By Paul Ploumis 13 Jul 2015 Last updated at 04:10:19 GMT
(Kitco News) - Global market tensions are expected to relax next week with Greece expected to find some resolution to its ongoing credit crisis and Chinese leaders expected to keep a tight grip on equity markets to prevent another major market selloff.
However, commodity analysts are mixed as to what impact lower geopolitical tensions will have on the gold and silver market. Comex August gold futures ended their third consecutive week in negative territory, trading at $1,161.70 an ounce as of 3:58 p.m. EDT, down 1 % on the week. Gold’s selloff had been worse as broad commodity selling Tuesday pushed the yellow metal to its lowest point since mid-March.

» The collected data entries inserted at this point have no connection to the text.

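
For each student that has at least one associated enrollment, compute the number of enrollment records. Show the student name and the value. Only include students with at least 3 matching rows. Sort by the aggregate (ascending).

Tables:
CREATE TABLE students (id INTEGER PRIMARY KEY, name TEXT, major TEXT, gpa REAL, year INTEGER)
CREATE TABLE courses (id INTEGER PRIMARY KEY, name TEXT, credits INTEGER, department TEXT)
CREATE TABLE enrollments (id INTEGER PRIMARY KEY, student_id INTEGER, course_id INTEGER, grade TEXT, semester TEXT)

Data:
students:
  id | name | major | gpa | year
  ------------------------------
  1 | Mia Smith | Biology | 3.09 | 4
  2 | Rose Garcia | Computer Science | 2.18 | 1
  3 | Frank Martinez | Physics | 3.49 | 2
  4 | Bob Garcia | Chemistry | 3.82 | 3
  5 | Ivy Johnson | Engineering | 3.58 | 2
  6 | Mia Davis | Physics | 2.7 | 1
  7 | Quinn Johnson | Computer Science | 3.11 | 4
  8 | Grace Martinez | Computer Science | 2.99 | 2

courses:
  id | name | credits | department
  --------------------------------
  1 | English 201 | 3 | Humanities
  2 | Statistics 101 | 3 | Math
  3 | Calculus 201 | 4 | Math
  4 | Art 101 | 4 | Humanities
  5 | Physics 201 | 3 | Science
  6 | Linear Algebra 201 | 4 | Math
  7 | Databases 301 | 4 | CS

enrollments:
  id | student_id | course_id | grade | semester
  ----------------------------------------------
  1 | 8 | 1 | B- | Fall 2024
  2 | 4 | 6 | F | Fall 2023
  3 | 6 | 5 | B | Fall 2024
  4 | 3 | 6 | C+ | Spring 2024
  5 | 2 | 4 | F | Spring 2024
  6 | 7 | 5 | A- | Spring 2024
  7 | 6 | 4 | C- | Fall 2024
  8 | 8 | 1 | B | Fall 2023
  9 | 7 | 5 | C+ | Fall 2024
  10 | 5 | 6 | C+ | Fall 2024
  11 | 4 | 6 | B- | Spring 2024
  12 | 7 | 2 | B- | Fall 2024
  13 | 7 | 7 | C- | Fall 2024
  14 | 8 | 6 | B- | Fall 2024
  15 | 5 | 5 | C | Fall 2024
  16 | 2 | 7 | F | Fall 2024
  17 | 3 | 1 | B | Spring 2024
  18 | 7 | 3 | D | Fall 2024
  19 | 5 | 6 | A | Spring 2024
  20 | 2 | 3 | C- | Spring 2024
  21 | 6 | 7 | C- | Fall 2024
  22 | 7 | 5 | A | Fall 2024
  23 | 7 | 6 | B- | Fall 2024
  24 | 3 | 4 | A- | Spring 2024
SELECT p.name, COUNT(*) AS n FROM enrollments c JOIN students p ON c.student_id = p.id GROUP BY p.id, p.name HAVING COUNT(*) >= 3 ORDER BY n ASC

Execution result:
name | n
Rose Garcia | 3
Frank Martinez | 3
Ivy Johnson | 3
Mia Davis | 3
Grace Martinez | 3
Quinn Johnson | 7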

Comex September silver futures also managed to regain some important territory after dropping more than 7% early in the week; the precious metal last traded at $15.535 an ounce. However, renewed buying was unable to stop the overall downtrend as the market lost 1% for its third consecutive weekly close.
Despite the negative weekly close, optimism is creeping back into the gold market. After five consecutive weekly bearish outlooks, retail investors have finally turned bullish, while market professionals remain mixed, according to the Kitco News Wall Street vs Main Street Weekly Gold Survey.
This week, 538 people participated in Kitco News’ online survey. Of those, 289 participants, or 54%, expect to see higher gold prices next week; 200 participants, or 37%, see lower gold prices; and 49 people, or 9%, are neutral.
In the professional market survey, out of 33 market experts contacted, 20 responded. Eight, or 40%, said they are bullish on gold next week. At the same time, seven professionals, or 35%, said they are bearish, and five people, or 25%, are neutral on gold. Market participants include bullion dealers, investment banks, futures traders and technical-chart analysts.
Ronald-Peter Stoeferle, fund manager at Incrementum AG and author of the annual In Gold We Trust report, with its ninth edition published late-June, said that he is bullish on gold and silver as the market showed some intra-day strength during this week’s selloff.
He added that the capitulation seen early in the week could be a signal that prices are carving out a bottom.
“As I said in our report, we can’t rule out another test of the lows at $1,140; the downtrend from 2010 has not been broken but from a technical perspective the market does look a little oversold and I would expect to see some buying next week,” he said.
Stoeferle added that he will continue to monitor Chinese equity markets as a continued selloff is deflationary, which would be negative for gold and could be the catalyst for another leg down in the precious-metals markets.
However, many analysts are not expecting the Chinese government to loosen the price controls it instituted earlier in the week to stop the dive seen in equities, which triggered the broad-based commodity selloff. Before the price controls, Chinese equities dropped 30% from mid-June.
George Gero, precious-metals strategist with RBC Capital Markets Global Futures, said the price controls are only a short-term solution but it could lead to Chinese investors buying stocks again and a stabilized equity market could end up being positive for the gold market.
But, he added, gold will struggle in the long term as it is now off most investor’s radar.
“Investors don’t want to be a buyer or seller of gold until they get a clear signal and know what is happening with the Federal Reserve. The uncertainty in Greece and China is creating a lot of uncertainty and fear because nobody knows what the Fed is going to do.”
Jessica Fung, commodity analyst from BMO Capital Markets, agreed that China will be an important factor for gold next week. She added that the selling in equity markets isn’t finished yet.
“A 30% drop isn’t much when you look at the 150% rally we saw since last year. This is not the end,” she said.
Fung also added that investors should still pay attention to the U.S. dollar. Any weakness in the U.S. dollar could create some limited buying pressure in gold; however, any renewed buying won’t change the current neutral outlook.
“I think we could see gold move up five or six bucks on a weaker U.S. dollar but that is really nothing,” she said. “It just feels like we have a lot of investors sitting on the sidelines who don’t really know what is happening in commodity markets.”
While global markets will garner a lot of attention next week, investors also need to keep an eye on U.S. markets as next week will be a big week for economic data. Markets will receive retail sales data for June, regional manufacturing data for July, and consumer inflation data at the end of the week. However, the highlight will be Fed Chair Janet Yellen’s semi-annual testimony before Congress. She will testify before the house Financial Services Committee Wednesday and the Senate Banking Committee on Thursday.
Market participants are expected to go through her testimony with a fine-toothed comb trying to find any hints on when the central bank will pull the trigger on an interest rate hike.
Friday, Yellen said, in a speech at an event in Cleveland, that she still expects interest rates to rise later this year but also acknowledged factors that continue to hold back the U.S. economy, including potential foreign threats.
With the U.S. central bank still expected to raise interest rates, Chis Beauchamp, senior market analyst at IG, said that he expects the U.S. dollar and Treasuries to be the safe-haven investment of choice, which will limit gold’s appeal.